By studying the brains of fruit flies, Taghert and colleagues discovered how the brain translates the circadian signal into discrete phases of neuronal activity. Using genetics and novel imaging techniques to perform brain-wide scanning in real time over an entire day, they showed that different groups of pacemaker neurons become active in a precise sequence over the course of a day. These discrete oscillators set different phases of the circadian cycle and thereby control different physiological functions. Taghert showed that the multiplicity of neuronal phases derives from environmental signals such as sunlight and, importantly, from cellular interactions between pacemakers themselves, including signaling via specific neuropeptides such as PDF. PDF delays the activity periods of different pacemakers to specific phases of the day or night.

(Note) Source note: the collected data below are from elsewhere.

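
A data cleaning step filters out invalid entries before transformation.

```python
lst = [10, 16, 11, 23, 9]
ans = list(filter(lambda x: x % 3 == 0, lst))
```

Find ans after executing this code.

Step 1: Filter elements divisible by 3:
  10 % 3 = 1: removed
  16 % 3 = 1: removed
  11 % 3 = 2: removed
  23 % 3 = 2: removed
  9 % 3 = 0: kept
Therefore ans = [9].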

Taghert’s lab also identified the receptor for PDF, and his group is working to define the signaling pathways through which it has such long-lasting effects on its target pacemaker groups.
Taghert earned his bachelor’s degree in biology from Reed College and a doctoral degree in zoology from the University of Washington in Seattle. He completed postdoctoral research at Stanford University before joining the faculty at Washington University School of Medicine in 1984.